For version 5.6A we had to ensure that our API had thread safe alternatives for every API and that any API that wasn’t thread safe was deprecated. The sort of thing that causes threading problems is if an API function say just returns TRUE or FALSE on whether it succeeds and then if you want to know the real reason you need to check a global variable for the last error return code. The regular C runtime has a number of functions of this nature and we used to do this for our BCD processing. Alternatives to these functions were added to just return the error code. The reason the global variable is bad, is that another thread could call one of these functions and reset this variable in between you getting the failed response and then checking the variable.
If you’ve worked with our Views you will know that they are quite state-full. We can operate statelessly for simple operations like basic CRUD operations on simple objects. However for complicated data entry (like Order Entry or Invoice Entry) we do need to keep state while the user interacts with the document. This means we aren’t 100% stateless at this point, but our hope is that as we move forwards we can work to reduce the amount of state we keep, or reduce the number of interactions that require keeping state.

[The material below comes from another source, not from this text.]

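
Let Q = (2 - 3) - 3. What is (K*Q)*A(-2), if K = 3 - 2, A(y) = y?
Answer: 8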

Fortunately testing tools are getting better and better. We can test using the Visual Studio Load Tester as well as using JMeter. Using these tools we can uncover various resource leaks, memory problems and deadlocks which occur when multiple threads go wrong. Static code analysis tools and good old fashioned code reviews are very useful in this regard as well.
As we progress the technology behind Sage 300, we need to make sure it has the foundations to run as a modern web application and our multi-threading support is key to this endeavor.